Over the past few months, Seattle Department of Neighborhoods, which manages the P-Patch Community Gardening Program, and Seattle Parks have been negotiating a Memorandum of Understanding for the operation of P-Patches on Parks Department properties (of the 71 P-Patches, 22 are on Parks property). A key concern has been over term limits on plots – The Parks Department is concerned about access to P-Patches and believe that long waitlists at some P-Patches restrict participation. Seattle Department of Neighborhoods knows that the fundamental strength and success of the P-Patch community gardens is community building and feels that term limits curb volunteer leadership and community building, both of which are essential to manage and maintain the gardens.
Mayor McGinn is very supportive of continued use of parks and other city properties for P-Patch community gardens and the commitment, leadership and stewardship that gardeners bring to public land. The issue is how to make more space available both for community gardening and generally for urban agriculture.

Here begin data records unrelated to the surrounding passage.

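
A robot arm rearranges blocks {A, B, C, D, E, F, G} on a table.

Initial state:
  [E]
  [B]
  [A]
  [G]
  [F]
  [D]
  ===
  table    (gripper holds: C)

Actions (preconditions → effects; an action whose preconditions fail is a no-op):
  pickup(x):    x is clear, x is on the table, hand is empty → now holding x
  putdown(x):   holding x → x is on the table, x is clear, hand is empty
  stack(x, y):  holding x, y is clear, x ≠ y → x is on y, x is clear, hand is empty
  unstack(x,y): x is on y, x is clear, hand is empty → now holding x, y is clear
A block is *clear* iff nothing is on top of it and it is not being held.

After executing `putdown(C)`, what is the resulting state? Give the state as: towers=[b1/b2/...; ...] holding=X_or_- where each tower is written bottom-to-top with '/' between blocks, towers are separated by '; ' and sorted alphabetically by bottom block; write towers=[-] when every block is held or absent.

before: towers=[D/F/G/A/B/E] holding=C
pre[putdown(C)]: holding(C) yes
all met → apply putdown(C)
after:  towers=[C; D/F/G/A/B/E] holding=-

towers=[C; D/F/G/A/B/E] holding=-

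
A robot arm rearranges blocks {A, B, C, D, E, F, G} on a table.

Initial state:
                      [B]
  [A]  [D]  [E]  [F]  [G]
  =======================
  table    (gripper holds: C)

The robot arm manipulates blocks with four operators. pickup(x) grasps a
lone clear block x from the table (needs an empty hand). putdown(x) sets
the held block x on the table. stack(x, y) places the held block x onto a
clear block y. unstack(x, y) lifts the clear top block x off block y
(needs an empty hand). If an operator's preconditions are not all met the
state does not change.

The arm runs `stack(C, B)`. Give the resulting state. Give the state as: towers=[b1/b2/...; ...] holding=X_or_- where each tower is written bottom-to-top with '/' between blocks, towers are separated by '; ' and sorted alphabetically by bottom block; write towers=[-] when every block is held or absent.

before: towers=[A; D; E; F; G/B] holding=C
pre[stack(C, B)]: holding(C) yes, clear(B) yes, C≠B yes
all met → apply stack(C, B)
after:  towers=[A; D; E; F; G/B/C] holding=-

towers=[A; D; E; F; G/B/C] holding=-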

Based on a meeting on April 19 with Mayor McGinn and city staff, the following steps were reached about P-Patch community gardens located on Parks land:
1) DoN is to move forward with a strategic planning process as recommended in the 2009 P-Patch Evaluation. The planning process would address the challenges of demand and emerging opportunities around availability of gardening land for residents. This planning effort will engage directly with the public and P-Patch participants.
2) At this time, no operation or policy changes will be made regarding term limits on P-Patches located on Parks Department property.

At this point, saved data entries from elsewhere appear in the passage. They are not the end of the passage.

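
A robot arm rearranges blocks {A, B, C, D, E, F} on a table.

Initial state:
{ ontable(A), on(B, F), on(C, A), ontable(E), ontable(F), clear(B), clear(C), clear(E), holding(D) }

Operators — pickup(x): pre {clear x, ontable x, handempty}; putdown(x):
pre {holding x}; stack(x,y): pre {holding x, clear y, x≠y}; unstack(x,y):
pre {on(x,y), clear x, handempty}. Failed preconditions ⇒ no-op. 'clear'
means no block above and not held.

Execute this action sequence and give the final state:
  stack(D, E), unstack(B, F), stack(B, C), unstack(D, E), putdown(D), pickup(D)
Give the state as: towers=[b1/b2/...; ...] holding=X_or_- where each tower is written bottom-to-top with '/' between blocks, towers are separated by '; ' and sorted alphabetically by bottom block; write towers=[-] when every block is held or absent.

step 1 (stack(D, E)): towers=[A/C; E/D; F/B] holding=-
step 2 (unstack(B, F)): towers=[A/C; E/D; F] holding=B
step 3 (stack(B, C)): towers=[A/C/B; E/D; F] holding=-
step 4 (unstack(D, E)): towers=[A/C/B; E; F] holding=D
step 5 (putdown(D)): towers=[A/C/B; D; E; F] holding=-
step 6 (pickup(D)): towers=[A/C/B; E; F] holding=D

towers=[A/C/B; E; F] holding=D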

3) DoN and Seattle Parks Department’s discussions around development of a Memorandum of Understanding will continue after completion of the strategic planning process.

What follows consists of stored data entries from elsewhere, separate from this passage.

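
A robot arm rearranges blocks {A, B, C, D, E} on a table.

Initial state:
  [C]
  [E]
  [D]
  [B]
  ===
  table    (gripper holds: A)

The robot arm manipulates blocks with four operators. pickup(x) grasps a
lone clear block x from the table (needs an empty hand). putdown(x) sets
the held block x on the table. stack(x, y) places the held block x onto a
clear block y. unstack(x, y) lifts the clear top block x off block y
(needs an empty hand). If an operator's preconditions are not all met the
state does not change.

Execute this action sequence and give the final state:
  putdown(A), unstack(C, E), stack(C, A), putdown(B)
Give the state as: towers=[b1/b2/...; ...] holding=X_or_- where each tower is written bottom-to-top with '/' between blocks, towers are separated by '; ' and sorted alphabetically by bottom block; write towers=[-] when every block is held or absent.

step 1 (putdown(A)): towers=[A; B/D/E/C] holding=-
step 2 (unstack(C, E)): towers=[A; B/D/E] holding=C
step 3 (stack(C, A)): towers=[A/C; B/D/E] holding=-
step 4 (putdown(B)) [no-op]: towers=[A/C; B/D/E] holding=-

towers=[A/C; B/D/E] holding=-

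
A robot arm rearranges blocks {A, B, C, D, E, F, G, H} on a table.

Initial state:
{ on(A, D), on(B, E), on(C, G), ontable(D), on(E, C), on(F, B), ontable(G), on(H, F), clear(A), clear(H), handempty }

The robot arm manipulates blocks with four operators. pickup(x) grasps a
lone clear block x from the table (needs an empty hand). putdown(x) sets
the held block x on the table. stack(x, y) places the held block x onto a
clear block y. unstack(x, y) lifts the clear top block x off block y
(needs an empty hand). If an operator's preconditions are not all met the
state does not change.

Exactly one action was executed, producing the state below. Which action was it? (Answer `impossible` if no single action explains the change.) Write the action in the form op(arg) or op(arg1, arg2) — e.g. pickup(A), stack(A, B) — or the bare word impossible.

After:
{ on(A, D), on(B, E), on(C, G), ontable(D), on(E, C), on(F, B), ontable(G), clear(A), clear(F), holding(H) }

unstack(H, F)

target: towers=[D/A; G/C/E/B/F] holding=H
     unstack(A, D) → towers=[D; G/C/E/B/F/H] holding=A
     unstack(H, F) → towers=[D/A; G/C/E/B/F] holding=H  ← match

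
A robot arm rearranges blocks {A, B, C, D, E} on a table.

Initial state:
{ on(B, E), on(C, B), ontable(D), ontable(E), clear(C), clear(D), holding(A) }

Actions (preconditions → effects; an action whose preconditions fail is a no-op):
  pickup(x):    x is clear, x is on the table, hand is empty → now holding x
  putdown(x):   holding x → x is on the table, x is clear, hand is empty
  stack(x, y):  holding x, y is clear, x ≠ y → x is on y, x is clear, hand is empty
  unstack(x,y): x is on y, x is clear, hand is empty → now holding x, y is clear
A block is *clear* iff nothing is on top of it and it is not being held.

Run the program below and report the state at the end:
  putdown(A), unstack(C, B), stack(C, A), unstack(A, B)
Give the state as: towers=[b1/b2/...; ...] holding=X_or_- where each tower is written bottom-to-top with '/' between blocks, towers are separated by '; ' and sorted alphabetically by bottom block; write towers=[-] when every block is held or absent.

step 1 (putdown(A)): towers=[A; D; E/B/C] holding=-
step 2 (unstack(C, B)): towers=[A; D; E/B] holding=C
step 3 (stack(C, A)): towers=[A/C; D; E/B] holding=-
step 4 (unstack(A, B)) [no-op]: towers=[A/C; D; E/B] holding=-

towers=[A/C; D; E/B] holding=-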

Part of the excitement around the new Capitol Hill green spaces like Summit/John park goes beyond having a place to play and relax — some of you can’t wait to dig in, work hard and toil for Hill-grown food. Competition for a p-patch of land in Seattle’s city gardens is fierce. There are reports like this one from Publicola that City Hall is starting to look at ways to do something about the demand:
The city’s parks department is reportedly considering a plan to put term limits, perhaps as short as three years, on P-Patch garden plots on Parks-owned land, irking some P-Patch tenants who have maintained plots for years. (Twenty-two of the city’s 70 P-Patch gardens sit on Parks property.)
Here’s a TV report on the issue:
It’s early in the discussion but what do you think? Long-time gardeners are worried churning out dedicated p-patchers will weaken the system that depends on so much volunteer time and labor. Meanwhile, waitlisters — except for anybody near the top — are probably eager to dig in.